The network reasoning module and the coprocessor use the neon instruction set to accelerate the realization of the network layer reasoning process, realize the network reasoning process and gradually optimize.
Example 5:
according to embodiment 1 and embodiment 2, this embodiment discloses a neural network inference system, which includes a server and an Soc chip, wherein the server includes a storage unit and a processing unit, the Soc chip includes a main processor and a coprocessor,
the processing unit is used for optimizing the original model file by a neural network quantitative optimization method to form an optimized model file;
the storage unit is used for storing the optimization model file;
the main processor is used for calling the optimization model file;
the coprocessor is used for executing the fixed-point reasoning process of each network layer.
In the several embodiments provided in the present application, it should be understood that the disclosed apparatus and method may be implemented in other ways. For example, the above-described device embodiments are merely illustrative, and for example, the division of the modules or units is only one logical functional division, and there may be other divisions when actually implemented, for example, a plurality of units or components may be combined or may be integrated into another device, or some features may be omitted, or not executed.
The units may or may not be physically separate, and components displayed as units may be one physical unit or a plurality of physical units, that is, may be located in one place, or may be distributed in a plurality of different places. Some or all of the units can be selected according to actual needs to achieve the purpose of the solution of the embodiment.
In addition, functional units in the embodiments of the present invention may be integrated into one processing unit, or each unit may exist alone physically, or two or more units are integrated into one unit. The integrated unit can be realized in a form of hardware, and can also be realized in a form of a software functional unit.
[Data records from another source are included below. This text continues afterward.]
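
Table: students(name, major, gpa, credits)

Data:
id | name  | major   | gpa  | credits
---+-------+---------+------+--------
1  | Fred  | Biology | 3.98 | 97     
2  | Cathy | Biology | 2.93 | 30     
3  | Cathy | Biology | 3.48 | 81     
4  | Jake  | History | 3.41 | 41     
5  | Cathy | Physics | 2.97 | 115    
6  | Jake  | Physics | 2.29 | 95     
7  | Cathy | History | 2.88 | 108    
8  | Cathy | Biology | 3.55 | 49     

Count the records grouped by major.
SELECT major, COUNT(*) as count
FROM students
GROUP BY major

Result:
  Biology: 4
  History: 2
  Physics: 2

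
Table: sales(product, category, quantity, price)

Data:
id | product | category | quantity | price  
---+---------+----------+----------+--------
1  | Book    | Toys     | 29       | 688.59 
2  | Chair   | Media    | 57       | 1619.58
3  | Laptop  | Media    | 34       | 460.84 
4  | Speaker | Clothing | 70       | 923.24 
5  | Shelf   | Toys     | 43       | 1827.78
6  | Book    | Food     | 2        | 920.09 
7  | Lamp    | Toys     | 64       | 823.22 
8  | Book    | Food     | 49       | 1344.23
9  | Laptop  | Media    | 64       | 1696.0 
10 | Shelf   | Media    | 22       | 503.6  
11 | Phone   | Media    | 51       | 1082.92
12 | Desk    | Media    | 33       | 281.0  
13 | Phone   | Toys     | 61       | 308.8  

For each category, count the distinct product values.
SELECT category, COUNT(DISTINCT product)
FROM sales
GROUP BY category

Result:
  Clothing: 1 distinct
  Food: 1 distinct
  Media: 5 distinct
  Toys: 4 distinct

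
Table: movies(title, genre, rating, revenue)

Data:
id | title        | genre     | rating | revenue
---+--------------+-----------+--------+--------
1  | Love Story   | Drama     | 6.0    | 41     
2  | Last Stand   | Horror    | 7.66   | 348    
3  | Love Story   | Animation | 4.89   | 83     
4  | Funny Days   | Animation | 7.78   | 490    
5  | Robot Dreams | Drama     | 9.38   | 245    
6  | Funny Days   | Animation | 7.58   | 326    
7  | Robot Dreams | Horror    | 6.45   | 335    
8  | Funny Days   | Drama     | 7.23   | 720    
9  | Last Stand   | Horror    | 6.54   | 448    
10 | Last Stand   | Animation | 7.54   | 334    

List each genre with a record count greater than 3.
SELECT genre, COUNT(*) as cnt
FROM movies
GROUP BY genre
HAVING COUNT(*) > 3

Result:
  Animation: 4

Note: HAVING filters groups after aggregation, WHERE filters rows before.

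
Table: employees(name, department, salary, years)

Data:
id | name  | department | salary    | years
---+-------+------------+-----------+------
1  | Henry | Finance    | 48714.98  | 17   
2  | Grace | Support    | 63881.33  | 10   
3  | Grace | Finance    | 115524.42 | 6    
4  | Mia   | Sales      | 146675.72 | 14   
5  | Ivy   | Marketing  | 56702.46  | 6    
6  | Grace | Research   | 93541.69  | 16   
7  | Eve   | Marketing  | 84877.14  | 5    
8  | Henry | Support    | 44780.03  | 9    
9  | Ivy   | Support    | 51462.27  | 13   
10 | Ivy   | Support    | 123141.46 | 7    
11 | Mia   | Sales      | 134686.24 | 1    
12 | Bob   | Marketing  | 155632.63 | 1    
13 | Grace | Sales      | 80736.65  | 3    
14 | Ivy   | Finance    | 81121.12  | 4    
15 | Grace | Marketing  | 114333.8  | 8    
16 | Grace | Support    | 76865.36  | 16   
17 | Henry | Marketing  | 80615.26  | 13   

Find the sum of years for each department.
SELECT department, SUM(years) as result
FROM employees
GROUP BY department

Result:
  Finance: 27
  Marketing: 33
  Research: 16
  Sales: 18
  Support: 55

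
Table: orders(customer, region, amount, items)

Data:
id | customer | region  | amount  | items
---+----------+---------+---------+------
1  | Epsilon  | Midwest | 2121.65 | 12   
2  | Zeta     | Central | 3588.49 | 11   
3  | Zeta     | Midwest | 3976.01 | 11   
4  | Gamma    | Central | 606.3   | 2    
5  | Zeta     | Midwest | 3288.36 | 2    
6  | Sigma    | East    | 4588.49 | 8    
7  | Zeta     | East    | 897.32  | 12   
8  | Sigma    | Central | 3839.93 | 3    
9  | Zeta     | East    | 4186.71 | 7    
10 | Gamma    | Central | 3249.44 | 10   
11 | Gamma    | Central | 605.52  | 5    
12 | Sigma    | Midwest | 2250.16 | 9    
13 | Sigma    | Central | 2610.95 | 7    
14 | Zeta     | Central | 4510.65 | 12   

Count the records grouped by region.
SELECT region, COUNT(*) as count
FROM orders
GROUP BY region

Result:
  Central: 7
  East: 3
  Midwest: 4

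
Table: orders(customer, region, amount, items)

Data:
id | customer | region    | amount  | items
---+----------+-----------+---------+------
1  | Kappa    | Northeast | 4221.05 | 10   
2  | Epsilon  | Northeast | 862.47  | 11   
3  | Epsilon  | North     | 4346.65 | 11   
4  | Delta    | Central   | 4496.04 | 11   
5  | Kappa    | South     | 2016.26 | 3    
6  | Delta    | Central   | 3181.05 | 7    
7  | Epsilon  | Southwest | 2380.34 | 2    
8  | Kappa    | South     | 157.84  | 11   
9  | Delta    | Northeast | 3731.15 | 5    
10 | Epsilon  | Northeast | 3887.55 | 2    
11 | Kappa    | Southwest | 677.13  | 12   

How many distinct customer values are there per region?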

The integrated unit, if implemented in the form of a software functional unit and sold or used as a stand-alone product, may be stored in a readable storage medium. Based on such understanding, the technical solution of the embodiments of the present invention may be essentially or partially contributed to by the prior art, or all or part of the technical solution may be embodied in the form of a software product, where the software product is stored in a storage medium and includes several instructions to enable a device (which may be a single chip, a chip, or the like) or a processor (processor) to execute all or part of the steps of the method according to the embodiments of the present invention. And the aforementioned storage medium includes: various media capable of storing program codes, such as a usb disk, a removable hard disk, a Read-Only Memory (ROM), a Random Access Memory (RAM), a magnetic disk, or an optical disk.
The above description is only an embodiment of the present invention, but the scope of the present invention is not limited thereto, and any changes or substitutions within the technical scope of the present invention are intended to be covered by the scope of the present invention. Therefore, the protection scope of the present invention shall be subject to the protection scope of the appended claims.